AI-Assisted Development

The @jambonz/mcp-schema-server package is an MCP server that gives AI coding assistants deep knowledge of jambonz APIs, verb schemas, and SDK patterns. Set it up so your AI can generate correct jambonz code automatically.

Remote server (simplest):

$ claude mcp add jambonz -t http https://mcp-server.jambonz.app/mcp

Local via npx:

$ claude mcp add jambonz -- npx -y @jambonz/mcp-schema-server

For Cursor, VS Code, and other editors, see the setup instructions in the repository.

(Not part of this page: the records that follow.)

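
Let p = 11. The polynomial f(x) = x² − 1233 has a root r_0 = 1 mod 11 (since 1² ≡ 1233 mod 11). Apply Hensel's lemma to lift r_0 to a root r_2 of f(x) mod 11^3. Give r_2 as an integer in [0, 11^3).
r_2 = 1222 (mod 1331)

Hensel's recurrence: r_{i+1} = r_i − f(r_i)·(f′(r_i))^{-1} mod 11^{i+2}, with f′(x) = 2x. Iterate:
  r_0 = 1 (mod 11)
  r_1 = 12 (mod 121)
  r_2 = 1222 (mod 1331)
Final: r_2 = 1222, and one checks f(r_2) ≡ 0 mod 11^3.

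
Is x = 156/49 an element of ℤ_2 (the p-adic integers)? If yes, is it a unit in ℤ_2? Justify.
x ∈ ℤ_2 but not a unit; v_2(x) = 2 > 0

ℤ_2 = {x ∈ ℚ_2 : v_2(x) ≥ 0} and ℤ_2^× = {x ∈ ℤ_2 : v_2(x) = 0}. Here v_2(156/49) = v_2(num) − v_2(den) = 2; compare against these criteria.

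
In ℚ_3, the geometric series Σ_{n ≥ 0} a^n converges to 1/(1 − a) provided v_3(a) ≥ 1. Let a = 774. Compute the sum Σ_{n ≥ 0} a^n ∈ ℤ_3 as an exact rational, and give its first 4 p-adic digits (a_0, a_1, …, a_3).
Σ a^n = 1/(1 − a) = -1/773;  first 4 digits = (1, 0, 2, 1)

v_3(a) = 2 ≥ 1, so the series converges in ℤ_3 to 1/(1 − a) = 1/(1 − 774) = -1/773. Expand this rational in ℤ_3: compute digits iteratively via d_i = x_i mod 3, x_{i+1} = (x_i − d_i)/3. The first 4 digits are (1, 0, 2, 1).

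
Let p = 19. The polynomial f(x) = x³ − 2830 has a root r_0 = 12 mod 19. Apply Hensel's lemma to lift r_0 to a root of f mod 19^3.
r_2 = 3185 (mod 6859)

Hensel: r_{i+1} = r_i − f(r_i)/f′(r_i) mod 19^{i+2}, where f′(x) = 3x². Iterate:
  r_0 = 12 (mod 19)
  r_1 = 297 (mod 361)
  r_2 = 3185 (mod 6859)
Final: r = 3185 with f(r) ≡ 0 mod 19^3.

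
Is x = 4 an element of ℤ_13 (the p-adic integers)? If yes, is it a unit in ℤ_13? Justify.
x ∈ ℤ_13^× (unit); v_13(x) = 0

ℤ_13 = {x ∈ ℚ_13 : v_13(x) ≥ 0} and ℤ_13^× = {x ∈ ℤ_13 : v_13(x) = 0}. Here v_13(4) = v_13(num) − v_13(den) = 0; compare against these criteria.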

A complementary Agent Skill provides procedural knowledge about jambonz patterns and best practices:

$ npx skills add jambonz/skills

Examples

See the examples directory for runnable demos:

Example	Transport	Description
hello-world	Webhook + WS	Minimal greeting
echo	Webhook + WS	Speech echo using gather
ivr-menu	Webhook	Interactive menu with speech and DTMF
voice-agent	Webhook + WS	LLM-powered conversational AI with tools
openai-realtime	WebSocket	OpenAI Realtime API voice agent
llm-streaming	WebSocket	LLM with TTS streaming and barge-in

For agent verb examples, see the agent examples.